Discrete Poincar\'e inequalities and universal approximators for random graphs

TL;DR

This paper proves that the optimal nonlinear Poincaré constant for maps between random graphs is independent of graph size, leading to universal approximators for random graphs with broad applications.

Contribution

It resolves Kleinberg's open problem by showing the dimension-free nature of the Poincaré constant for random graphs of any degree.

Findings

Optimal nonlinear Poincaré constant is dimension-free for random graphs.

Constructs universal approximators for random graphs.

Answers a longstanding open problem in graph embeddings.

Abstract

Nonlinear Poincar\'e inequalities are indispensable tools in the study of dimension reduction and low-distortion embeddings of graphs into metric spaces, and have found remarkable algorithmic applications.
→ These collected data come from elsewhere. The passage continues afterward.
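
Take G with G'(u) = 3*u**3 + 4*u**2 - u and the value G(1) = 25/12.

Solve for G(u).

The integrand splits into summands that can be handled one at a time.
A general antiderivative is 3*u**4/4 + 4*u**3/3 - u**2/2 + C.
The condition gives C = 25/12 - (19/12) = 1/2.
So G(u) = (9*u**4 + 16*u**3 - 6*u**2 + 6)/12.
Check: d/du[(9*u**4 + 16*u**3 - 6*u**2 + 6)/12] = 3*u**3 + 4*u**2 - u = G'(u).

G(u) = (9*u**4 + 16*u**3 - 6*u**2 + 6)/12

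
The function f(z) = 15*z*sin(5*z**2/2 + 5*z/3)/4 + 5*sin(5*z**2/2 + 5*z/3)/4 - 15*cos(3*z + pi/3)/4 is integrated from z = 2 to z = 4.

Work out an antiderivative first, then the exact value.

The integrand splits into summands that can be handled one at a time.
F(z) = (-5*sin(3*z + pi/3) - 3*cos(5*z**2/2 + 5*z/3))/4 is an antiderivative of f.
Check: d/dz[(-5*sin(3*z + pi/3) - 3*cos(5*z**2/2 + 5*z/3))/4] = 15*z*sin(5*z**2/2 + 5*z/3)/4 + 5*sin(5*z**2/2 + 5*z/3)/4 - 15*cos(3*z + pi/3)/4 = f(z).
F(4) = -5*sin(pi/3 + 12)/4 - 3*cos(140/3)/4; F(2) = -5*sin(pi/3 + 6)/4 - 3*cos(40/3)/4.
Integral = F(4) - F(2) = -5*sin(pi/3 + 12)/4 + 3*cos(40/3)/4 - 3*cos(140/3)/4 + 5*sin(pi/3 + 6)/4.

Antiderivative: F(z) = (-5*sin(3*z + pi/3) - 3*cos(5*z**2/2 + 5*z/3))/4; value = -5*sin(pi/3 + 12)/4 + 3*cos(40/3)/4 - 3*cos(140/3)/4 + 5*sin(pi/3 + 6)/4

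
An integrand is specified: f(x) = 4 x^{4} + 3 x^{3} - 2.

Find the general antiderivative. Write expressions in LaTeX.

The integrand splits into summands that can be handled one at a time.
Check: d/dx[\frac{x \left(16 x^{4} + 15 x^{3} - 40\right)}{20}] = 4 x^{4} + 3 x^{3} - 2 = f(x).

F(x) = \frac{x \left(16 x^{4} + 15 x^{3} - 40\right)}{20} + C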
A basic open problem, posed by Jon Kleinberg (2013), asks whether the optimal nonlinear Poincar\'e constant for maps between two independent $3$-regular random graphs is dimension-free, i.e., independent of vertex-set sizes. We give a complete and affirmative resolution to Kleinberg's problem, also allowing for arbitrary graph degrees. As a corollary, we obtain a stochastic construction of $O(1)\text{-universal}$ approximators for random graphs, answering a question of Mendel and Naor.